Updated

While teams at Los Alamos National Laboratory (search) searched for two missing disks, the Energy Department halted classified research at facilities around the country that use disks like those missing from the New Mexico lab.

The mandate came down Friday from Energy Secretary Spencer Abraham (search), who said it was necessary to get better control over the disks.

Suspension of operations, which officially takes effect Monday, will be lifted once the inventory of the disks is completed and new controls are established. Employees using the disks will also undergo security training.

Classified work was stopped July 15 at Los Alamos after the disks, known as controlled removable electronic media, or CREM (search), went missing about a week earlier. That shutdown was broadened to all Los Alamos operations July 16. On Thursday, 19 Los Alamos employees were suspended pending an investigation into security and safety lapses.

Abraham described the halt at other facilities as precautionary and said he had no evidence that problems at Los Alamos occurred elsewhere.

"We have a responsibility to take all necessary action to prevent such problems from occurring at all," he said, noting that he wanted to "minimize the risk of human error or malfeasance."

Agency officials declined to list the facilities affected, but said the number would range between 15 and 24. The department runs 59 facilities around the country. Among those affected are in California, Tennessee, Idaho, Missouri, New York, Nevada, New Mexico, Texas and Illinois.

"It's obviously unprecedented and suggests that the situation is even more severe than has been realized," said Steven Aftergood, head of the Project on Government Secrecy for the Federation of American Scientists.

The moratorium could prevent DOE from shifting tasks from Los Alamos to other labs, as had been threatened, Aftergood said.

"I think it also reflects a change of heart by Secretary Abraham, who said in May that removable media would be phased out over a period of five years," Aftergood said, suggesting that Abraham now apparently feels it has to be done quicker.

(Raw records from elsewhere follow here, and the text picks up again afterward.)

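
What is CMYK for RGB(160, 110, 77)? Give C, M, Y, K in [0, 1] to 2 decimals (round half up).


R'=160/255≈0.6275, G'=110/255≈0.4314, B'=77/255≈0.3020
K = 1 - max(R',G',B') = 1 - 160/255 = 95/255 = 0.37254… → 0.37
(1-R'-K)/(1-K) simplifies to (max-R)/max with max = 160:
C = (160-160)/160 = 0/160 = 0 → 0.00
M = (160-110)/160 = 50/160 = 0.3125 → 0.31
Y = (160-77)/160 = 83/160 = 0.51875 → 0.52
= CMYK(0.00, 0.31, 0.52, 0.37)


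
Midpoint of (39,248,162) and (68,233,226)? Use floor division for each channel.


Midpoint: each channel = ⌊(C₁+C₂)/2⌋
R: ⌊(39+68)/2⌋ = 53
G: ⌊(248+233)/2⌋ = 240
B: ⌊(162+226)/2⌋ = 194
= RGB(53, 240, 194)


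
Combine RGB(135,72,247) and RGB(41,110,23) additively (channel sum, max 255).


Additive: each channel = min(255, C₁+C₂)
R: 135+41 = 176 → 176
G: 72+110 = 182 → 182
B: 247+23 = 270 → 255
= RGB(176, 182, 255)


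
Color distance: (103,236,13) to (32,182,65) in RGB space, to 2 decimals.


d = √[(R₁-R₂)² + (G₁-G₂)² + (B₁-B₂)²]
d = √[(103-32)² + (236-182)² + (13-65)²]
d = √[5041 + 2916 + 2704]
d = √10661
d ≈ 103.25


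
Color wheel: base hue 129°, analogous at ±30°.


Base hue: 129°
Left analog: (129 - 30) mod 360 = 99°
Right analog: (129 + 30) mod 360 = 159°
Analogous hues = 99° and 159°


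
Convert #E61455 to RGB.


E6 → 230 (R)
14 → 20 (G)
55 → 85 (B)
= RGB(230, 20, 85)


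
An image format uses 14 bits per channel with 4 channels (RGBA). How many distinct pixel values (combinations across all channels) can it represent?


Total bits = 14 bits/channel × 4 channels = 56 bits
Distinct pixel values = 2^56
= 72,057,594,037,927,936 pixel values


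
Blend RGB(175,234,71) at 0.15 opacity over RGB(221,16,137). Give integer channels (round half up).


C = α×F + (1-α)×B, with 1-α = 0.85
R: 0.15×175 + 0.85×221 = 26.25 + 187.85 = 214.10 → 214
G: 0.15×234 + 0.85×16 = 35.10 + 13.60 = 48.70 → 49
B: 0.15×71 + 0.85×137 = 10.65 + 116.45 = 127.10 → 127
= RGB(214, 49, 127)


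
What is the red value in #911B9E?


Color: #911B9E
R = 91 = 145
G = 1B = 27
B = 9E = 158
Red = 145


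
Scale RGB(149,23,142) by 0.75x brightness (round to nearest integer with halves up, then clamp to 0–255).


Multiply each channel by 0.75, round half up, clamp to [0, 255]
R: 149×0.75 = 111.75 → round → 112
G: 23×0.75 = 17.25 → round → 17
B: 142×0.75 = 106.5 → round → 107
= RGB(112, 17, 107)


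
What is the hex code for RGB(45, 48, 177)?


R = 45 → 2D (hex)
G = 48 → 30 (hex)
B = 177 → B1 (hex)
Hex = #2D30B1


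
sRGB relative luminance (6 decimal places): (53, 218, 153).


Linearize each channel (sRGB transfer function): c = v/255; c_lin = c/12.92 if c ≤ 0.04045, else ((c+0.055)/1.055)^2.4
  R: 53/255 ≈ 0.207843 > 0.04045 → ((0.207843+0.055)/1.055)^2.4 ≈ 0.035601
  G: 218/255 ≈ 0.854902 > 0.04045 → ((0.854902+0.055)/1.055)^2.4 ≈ 0.701102
  B: 153/255 ≈ 0.600000 > 0.04045 → ((0.600000+0.055)/1.055)^2.4 ≈ 0.318547
R_lin = 0.035601, G_lin = 0.701102, B_lin = 0.318547
L = 0.2126×R + 0.7152×G + 0.0722×B
L = 0.2126×0.035601 + 0.7152×0.701102 + 0.0722×0.318547
L ≈ 0.531996


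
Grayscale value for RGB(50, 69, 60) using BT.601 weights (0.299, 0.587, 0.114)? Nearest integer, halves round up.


Gray = 0.299×R + 0.587×G + 0.114×B
Gray = 0.299×50 + 0.587×69 + 0.114×60
Gray = 14.950 + 40.503 + 6.840
Gray = 62.293 → round half up → 62
Gray = 62


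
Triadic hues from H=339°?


Triadic: equally spaced at 120° intervals
H1 = 339°
H2 = (339 + 120) mod 360 = 99°
H3 = (339 + 240) mod 360 = 219°
Triadic = 339°, 99°, 219°


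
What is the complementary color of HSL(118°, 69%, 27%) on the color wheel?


Complement = opposite side of color wheel = hue + 180°
H' = (118 + 180) mod 360 = 298°
S and L unchanged.
= HSL(298°, 69%, 27%)


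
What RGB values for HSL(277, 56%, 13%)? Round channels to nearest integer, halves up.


H=277°, S=0.56, L=0.13
C = (1-|2L-1|)×S = (1-|-0.74|)×0.56 = 0.1456
H' = H/60 = 277/60 ≈ 4.6167; X = C×(1-|H' mod 2 - 1|) ≈ 0.0898
m = L - C/2 = 0.13 - 0.0728 = 0.0572
Sector ⌊H'⌋ = 4 → (R',G',B') = (≈0.0898, 0.0, 0.1456)
RGB = ((R'+m)×255, (G'+m)×255, (B'+m)×255) = (37.4816, 14.586, 51.714)
Round half up → RGB(37, 15, 52)


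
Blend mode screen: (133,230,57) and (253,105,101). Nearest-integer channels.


Screen: C = 255 - (255-A)×(255-B)/255, rounded to nearest integer
R: 255 - (255-133)×(255-253)/255 = 255 - 244/255 ≈ 255 - 0.957 = 254.043 → 254
G: 255 - (255-230)×(255-105)/255 = 255 - 3750/255 ≈ 255 - 14.706 = 240.294 → 240
B: 255 - (255-57)×(255-101)/255 = 255 - 30492/255 ≈ 255 - 119.576 = 135.424 → 135
= RGB(254, 240, 135)


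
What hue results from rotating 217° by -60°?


New hue = (H + rotation) mod 360
New hue = (217 -60) mod 360
= 157 mod 360
= 157°


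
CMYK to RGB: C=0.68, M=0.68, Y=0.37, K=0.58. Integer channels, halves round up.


R = 255 × (1-C) × (1-K) = 255 × 0.32 × 0.42 = 34.272 → 34
G = 255 × (1-M) × (1-K) = 255 × 0.32 × 0.42 = 34.272 → 34
B = 255 × (1-Y) × (1-K) = 255 × 0.63 × 0.42 = 67.473 → 67
= RGB(34, 34, 67)


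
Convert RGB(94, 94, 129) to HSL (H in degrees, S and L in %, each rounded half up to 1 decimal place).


Normalize: R'=94/255≈0.3686, G'=94/255≈0.3686, B'=129/255≈0.5059
Max=129/255, Min=94/255, Δ=Max-Min=35/255
L = (Max+Min)/2 = (129+94)/510 = 223/510 = 0.43725… → L = 43.7%
L ≤ 0.5 → S = Δ/(Max+Min) = 35/(129+94) = 35/223 = 0.15695… → S = 15.7%
(the 1/255 factors cancel in S and H, so raw channel differences can be used)
Max is B' → H = 60 × ((R-G)/Δ + 4) = 60 × ((94-94)/35 + 4)
  0/35 + 4 = 0 + 4 = 4
  H = 60 × 4 = 240° → H = 240.0°
= HSL(240.0°, 15.7%, 43.7%)


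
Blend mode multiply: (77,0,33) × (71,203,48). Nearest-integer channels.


Multiply: C = A×B/255, rounded to nearest integer
R: 77×71/255 = 5467/255 ≈ 21.439 → 21
G: 0×203/255 = 0/255 ≈ 0.000 → 0
B: 33×48/255 = 1584/255 ≈ 6.212 → 6
= RGB(21, 0, 6)


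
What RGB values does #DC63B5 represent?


DC → 220 (R)
63 → 99 (G)
B5 → 181 (B)
= RGB(220, 99, 181)


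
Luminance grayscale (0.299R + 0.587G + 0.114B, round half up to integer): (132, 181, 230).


Gray = 0.299×R + 0.587×G + 0.114×B
Gray = 0.299×132 + 0.587×181 + 0.114×230
Gray = 39.468 + 106.247 + 26.220
Gray = 171.935 → round half up → 172
Gray = 172


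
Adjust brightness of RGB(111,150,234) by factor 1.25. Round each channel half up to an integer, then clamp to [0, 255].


Multiply each channel by 1.25, round half up, clamp to [0, 255]
R: 111×1.25 = 138.75 → round → 139
G: 150×1.25 = 187.5 → round → 188
B: 234×1.25 = 292.5 → round → 293 → clamp → 255
= RGB(139, 188, 255)


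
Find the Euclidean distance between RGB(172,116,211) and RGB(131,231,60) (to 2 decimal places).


d = √[(R₁-R₂)² + (G₁-G₂)² + (B₁-B₂)²]
d = √[(172-131)² + (116-231)² + (211-60)²]
d = √[1681 + 13225 + 22801]
d = √37707
d ≈ 194.18


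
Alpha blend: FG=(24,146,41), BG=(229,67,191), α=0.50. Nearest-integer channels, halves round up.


C = α×F + (1-α)×B, with 1-α = 0.50
R: 0.50×24 + 0.50×229 = 12.00 + 114.50 = 126.50 → 127
G: 0.50×146 + 0.50×67 = 73.00 + 33.50 = 106.50 → 107
B: 0.50×41 + 0.50×191 = 20.50 + 95.50 = 116.00 → 116
= RGB(127, 107, 116)


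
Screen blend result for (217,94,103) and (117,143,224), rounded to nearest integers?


Screen: C = 255 - (255-A)×(255-B)/255, rounded to nearest integer
R: 255 - (255-217)×(255-117)/255 = 255 - 5244/255 ≈ 255 - 20.565 = 234.435 → 234
G: 255 - (255-94)×(255-143)/255 = 255 - 18032/255 ≈ 255 - 70.714 = 184.286 → 184
B: 255 - (255-103)×(255-224)/255 = 255 - 4712/255 ≈ 255 - 18.478 = 236.522 → 237
= RGB(234, 184, 237)


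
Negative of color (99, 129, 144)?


Invert: (255-R, 255-G, 255-B)
R: 255-99 = 156
G: 255-129 = 126
B: 255-144 = 111
= RGB(156, 126, 111)


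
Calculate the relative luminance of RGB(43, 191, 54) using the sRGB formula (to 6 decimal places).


Linearize each channel (sRGB transfer function): c = v/255; c_lin = c/12.92 if c ≤ 0.04045, else ((c+0.055)/1.055)^2.4
  R: 43/255 ≈ 0.168627 > 0.04045 → ((0.168627+0.055)/1.055)^2.4 ≈ 0.024158
  G: 191/255 ≈ 0.749020 > 0.04045 → ((0.749020+0.055)/1.055)^2.4 ≈ 0.520996
  B: 54/255 ≈ 0.211765 > 0.04045 → ((0.211765+0.055)/1.055)^2.4 ≈ 0.036889
R_lin = 0.024158, G_lin = 0.520996, B_lin = 0.036889
L = 0.2126×R + 0.7152×G + 0.0722×B
L = 0.2126×0.024158 + 0.7152×0.520996 + 0.0722×0.036889
L ≈ 0.380415


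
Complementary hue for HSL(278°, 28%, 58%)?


Complement = opposite side of color wheel = hue + 180°
H' = (278 + 180) mod 360 = 98°
S and L unchanged.
= HSL(98°, 28%, 58%)


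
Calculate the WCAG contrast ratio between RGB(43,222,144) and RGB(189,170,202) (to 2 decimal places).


Linearize each sRGB channel c=v/255: c/12.92 if c ≤ 0.04045 else ((c+0.055)/1.055)^2.4
L = 0.2126×R_lin + 0.7152×G_lin + 0.0722×B_lin
Color 1 (43,222,144):
  R=43: 43/255≈0.1686 > 0.04045 → ((0.1686+0.055)/1.055)^2.4 ≈ 0.02416
  G=222: 222/255≈0.8706 > 0.04045 → ((0.8706+0.055)/1.055)^2.4 ≈ 0.73046
  B=144: 144/255≈0.5647 > 0.04045 → ((0.5647+0.055)/1.055)^2.4 ≈ 0.27889
  L1 = 0.2126×0.02416 + 0.7152×0.73046 + 0.0722×0.27889 ≈ 0.54770
Color 2 (189,170,202):
  R=189: 189/255≈0.7412 > 0.04045 → ((0.7412+0.055)/1.055)^2.4 ≈ 0.50888
  G=170: 170/255≈0.6667 > 0.04045 → ((0.6667+0.055)/1.055)^2.4 ≈ 0.40198
  B=202: 202/255≈0.7922 > 0.04045 → ((0.7922+0.055)/1.055)^2.4 ≈ 0.59062
  L2 = 0.2126×0.50888 + 0.7152×0.40198 + 0.0722×0.59062 ≈ 0.43833
Lighter = 0.54770, Darker = 0.43833
Ratio = (L_lighter + 0.05) / (L_darker + 0.05)
Ratio = (0.54770 + 0.05) / (0.43833 + 0.05) = 0.59770 / 0.48833 ≈ 1.2240
Ratio ≈ 1.22:1


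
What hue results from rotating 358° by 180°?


New hue = (H + rotation) mod 360
New hue = (358 + 180) mod 360
= 538 mod 360
= 178°


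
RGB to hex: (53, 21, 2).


R = 53 → 35 (hex)
G = 21 → 15 (hex)
B = 2 → 02 (hex)
Hex = #351502


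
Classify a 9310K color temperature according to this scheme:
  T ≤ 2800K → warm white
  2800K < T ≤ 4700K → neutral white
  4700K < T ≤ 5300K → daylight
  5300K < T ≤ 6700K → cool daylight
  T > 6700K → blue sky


Temperature: 9310K
9310K > 6700K → blue sky
Classification: blue sky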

Aftergood said scientific work obviously will go slower, delaying goals that national labs set for themselves every year.

"They have milestones to meet," he said, "and this will set them back."

Danielle Brian, executive director of the Project On Government Oversight in Washington, praised Abraham's decision. The group wants nuclear weapons labs to use "media-less" computers, arguing an insider could download classified information onto removable disks and walk out with them.

"We always believed poor cyber security was a systemwide problem," Brian said.

Aftergood agreed: "The Los Alamos problem is no longer limited to Los Alamos -- it's a systemic problem."

While Los Alamos teams are searching more than 2,000 safes and vaults for the missing disks, the Nevada Test Site has already accounted for its classified material. Administrators there were checking whether its nuclear stockpile stewardship programs will shut down, said Darwin Morgan of the National Nuclear Security Administration in Nevada.

The Pacific Northwest National Laboratory in Richland, Wash., is not a weapons lab but had already began an inventory of computer disks related to classified work.

"PNNL is always looking for ways to better handle classified material, so we welcome this," said spokesman Geoff Harvey.

The Pantex plant near Amarillo, Texas, the nation's only nuclear weapons dismantling plant, will shut down, Pantex spokesman Jud Simmons said.

Spokesmen also confirmed the order affects the Y-12 nuclear weapons plant and parts of Oak Ridge National Laboratory in Tennessee; NNSA's site office in Kansas City, Mo.; Argonne National Laboratory outside Chicago; Lawrence Livermore National Laboratory in California; and Sandia National Laboratories in Albuquerque.

Lawrence Livermore spokesman David Schwoegler said the order affects 876 of 9,000 workers at the lab, which has accounted for all removable disks -- about 12,000 -- in three straight annual inventories. Two-thirds are centrally stored.